Leonard Cohen, Untold Stories: The Early Years

Image of Leonard Cohen, Untold Stories: The Early Years
Author(s): 
Release Date: 
October 20, 2020
Publisher/Imprint: 
Simon & Schuster
Pages: 
496
Reviewed by: 

Leonard Cohen Untold Stories could not have happened before social media. Through Facebook, Google, and WhatsApp, Michael Posner located people who once knew Leonard Cohen and fell away. In more than 500 interviews, Posner obtained “untold stories” from friends, family, poets, band members, professors, rabbis, journalists, film producers, fans, Buddhist monks, and lovers.

The book surrounds pivotal events: youth in privileged Westmount, distinction at McGill Law School, rejection of law school and family business, unlikely turn toward music, dislike of academia, writing in London and Greece, and initial fame. The first volume (of three) ends in 1970, wondering whether Cohen can honour the “essential truths” of “Suzanne,” singing it night after night on international tours.

He hated touring. We’re told he was “extremely humble and charming,” “always self-effacing,” “very wise,” “a universe in himself,” a “beautiful soul,” and “onstage . . . the tortured poet.” The book is personal reflections. There are stories within stories. Michael de Freitas, for instance, was a “kindhearted crook” who renamed himself Michael X, then Abdul Malik. Cohen sympathized with his black power movement and tried to intervene before his hanging for murder in Trinidad in 1975.

Impressions are often superficial. Cohen’s mother, Masha, is described (repeatedly) as a “Jewish mom,” “very Russian,” big and with a strong accent. According to one story, she was the only woman Cohen ever loved. Another says they were “respectful” but not close.  We can’t expect to know Masha herself.

Some believe collecting stories is non-judgmental, and that with more stories, we understand better. But Toni Morrison and James Baldwin both insisted on the story beneath the story, explaining why stories are told in one way rather than another, or told at all. One story beneath stories of “the sixties” is false beliefs about freedom and love, hinted at in more than a few interviews.

But because of the book’s format, its explanatory potential is not exploited. It’s not clear, for instance, why we learn so much about Cohen’s skill at seducing teenage virgins. On the few occasions he failed, he was gracious. He’d drive that person home. But we already know he was “dear and warm and kind and friendly,” so such stories are not necessary to show that part of his character.

True, he was both a “lecher” and a “priest,” and we all have such contradictions, being human. But not all aspects of a person’s life are equally interesting or relevant. Some are useless for knowing someone’s unique being and work, and why it mattered. Being a “lecher” doesn’t distinguish Cohen from many interviewees, according to them, but that he was a “priest” and a poet does distinguish him.

That part of who he was is harder to understand, which makes it interesting.

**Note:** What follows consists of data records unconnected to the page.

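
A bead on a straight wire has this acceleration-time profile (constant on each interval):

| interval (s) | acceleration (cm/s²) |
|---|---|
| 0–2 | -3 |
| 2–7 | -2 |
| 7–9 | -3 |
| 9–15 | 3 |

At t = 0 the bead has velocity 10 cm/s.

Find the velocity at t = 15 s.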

We learn, for instance, that Cohen’s chance encounter with the work of Spanish poet García Lorca, during university years, changed his life. Cohen writes that it “changed my being and thinking in a radical way” and that he “never left that world.” But we don’t learn what that world was and why it so changed him. The encounter is noted by the editor and referred to in just one story. 

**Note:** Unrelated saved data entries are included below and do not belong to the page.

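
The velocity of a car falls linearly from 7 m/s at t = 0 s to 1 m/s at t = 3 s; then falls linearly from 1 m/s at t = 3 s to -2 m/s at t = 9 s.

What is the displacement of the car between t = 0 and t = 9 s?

Net displacement equals the area under the velocity-time graph (areas below the axis count negative).
0–3 s: ½(7 + 1)(3) = 12 m
3–9 s: ½(1 + -2)(6) = -3 m
Net displacement = 9 m

9 m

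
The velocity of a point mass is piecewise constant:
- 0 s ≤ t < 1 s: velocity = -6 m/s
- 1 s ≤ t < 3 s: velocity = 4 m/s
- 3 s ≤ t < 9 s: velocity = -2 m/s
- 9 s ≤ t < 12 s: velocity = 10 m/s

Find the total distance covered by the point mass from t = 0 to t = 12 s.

Total distance travelled is ∫|v| dt — sum the magnitudes of each area piece.
0–1 s: |-6| × 1 = 6 m
1–3 s: |4| × 2 = 8 m
3–9 s: |-2| × 6 = 12 m
9–12 s: |10| × 3 = 30 m
Total distance = 56 m

56 m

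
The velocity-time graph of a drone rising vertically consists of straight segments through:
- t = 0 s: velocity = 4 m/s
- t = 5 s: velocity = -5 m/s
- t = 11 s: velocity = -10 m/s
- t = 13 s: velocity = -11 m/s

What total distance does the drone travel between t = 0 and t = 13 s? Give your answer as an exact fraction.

1393/18 m

Total distance travelled is ∫|v| dt — sum the magnitudes of each area piece.
0–5 s: v = 0 at t = 20/9 s; triangle areas 40/9 + 125/18 = 205/18 m
5–11 s: |½(-5 + -10)(6)| = 45 m
11–13 s: |½(-10 + -11)(2)| = 21 m
Total distance = 1393/18 m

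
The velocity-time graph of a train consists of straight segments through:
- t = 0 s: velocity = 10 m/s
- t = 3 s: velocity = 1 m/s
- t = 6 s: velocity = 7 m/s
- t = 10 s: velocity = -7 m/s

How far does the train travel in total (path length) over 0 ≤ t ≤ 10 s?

Distance (not displacement) is the total path length: add the absolute areas under v-t.
0–3 s: |½(10 + 1)(3)| = 16.5 m
3–6 s: |½(1 + 7)(3)| = 12 m
6–10 s: v = 0 at t = 8 s; triangle areas 7 + 7 = 14 m
Total distance = 42.5 m

42.5 m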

The book expresses the belief, in the age of limitless information, that facts are valuable in and of themselves. It’s not true. One can know a lot about Black people killed by police in the US, but if black lives don’t matter, such information is useless, even if true. It can’t explain what needs to be known. To learn from evidence, to become educated through facts, one must know what the questions are.

The equation of intellectual knowledge and understanding was considered so damaging by Latin American independence leader, José Martí, that he named it a bigger barrier to independence than US power. It was because it allowed Europeans to think they could understand Latin America by possessing a lot of facts without recognizing Latin Americans as equal in humanity to citizens of the Empire.

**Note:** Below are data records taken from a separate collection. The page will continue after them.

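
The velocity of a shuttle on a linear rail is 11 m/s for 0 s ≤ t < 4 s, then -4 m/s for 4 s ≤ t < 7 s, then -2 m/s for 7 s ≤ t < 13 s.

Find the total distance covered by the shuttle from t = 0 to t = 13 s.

Total distance travelled is ∫|v| dt — sum the magnitudes of each area piece.
0–4 s: |11| × 4 = 44 m
4–7 s: |-4| × 3 = 12 m
7–13 s: |-2| × 6 = 12 m
Total distance = 68 m

68 m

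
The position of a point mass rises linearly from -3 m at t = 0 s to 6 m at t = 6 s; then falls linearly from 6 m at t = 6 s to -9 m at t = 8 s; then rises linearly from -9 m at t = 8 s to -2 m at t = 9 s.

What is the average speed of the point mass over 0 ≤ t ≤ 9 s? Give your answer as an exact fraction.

Average speed = (total path length)/(elapsed time); on a piecewise-linear x-t graph the path length is Σ|Δx|.
0–6 s: |Δx| = |6 − -3| = 9 m
6–8 s: |Δx| = |-9 − 6| = 15 m
8–9 s: |Δx| = |-2 − -9| = 7 m
Total path = 31 m; average speed = 31/9 = 31/9 m/s.

31/9 m/s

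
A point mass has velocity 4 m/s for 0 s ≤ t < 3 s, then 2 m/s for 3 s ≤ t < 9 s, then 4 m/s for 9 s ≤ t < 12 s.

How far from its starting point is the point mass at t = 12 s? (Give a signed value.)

Net displacement equals the area under the velocity-time graph (areas below the axis count negative).
0–3 s: 4 × 3 = 12 m
3–9 s: 2 × 6 = 12 m
9–12 s: 4 × 3 = 12 m
Net displacement = 36 m

36 m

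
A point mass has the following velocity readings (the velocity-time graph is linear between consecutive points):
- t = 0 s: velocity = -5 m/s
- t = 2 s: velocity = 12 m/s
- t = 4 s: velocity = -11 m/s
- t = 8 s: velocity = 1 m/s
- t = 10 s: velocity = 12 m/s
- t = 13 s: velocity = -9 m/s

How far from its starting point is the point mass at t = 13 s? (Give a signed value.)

Net displacement equals the area under the velocity-time graph (areas below the axis count negative).
0–2 s: ½(-5 + 12)(2) = 7 m
2–4 s: ½(12 + -11)(2) = 1 m
4–8 s: ½(-11 + 1)(4) = -20 m
8–10 s: ½(1 + 12)(2) = 13 m
10–13 s: ½(12 + -9)(3) = 4.5 m
Net displacement = 5.5 m

5.5 m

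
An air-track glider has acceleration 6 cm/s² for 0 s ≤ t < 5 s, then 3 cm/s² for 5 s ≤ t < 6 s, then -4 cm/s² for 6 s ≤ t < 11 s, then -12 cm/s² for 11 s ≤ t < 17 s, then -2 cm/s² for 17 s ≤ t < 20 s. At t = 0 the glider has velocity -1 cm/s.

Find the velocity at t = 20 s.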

That took more work. It required judgment, not just collecting stories. Too much information can even undermine understanding. Ironically, Cohen wanted his art to do more with less. For instance, he used a single, delicate image, “a flake of your life,” to tell a complex philosophical story.

Posner says Cohen was “deeply authentic.” “Authentic” involves truth: We find and live truths about who we are, as human beings. Yet not everything one does or believes reflects “essential truths,” once found. Much is irrelevant or contradictory to what makes a life or art important. Posner includes it all. It will interest some, but perhaps at a cost: understanding why Cohen mattered, and will continue to.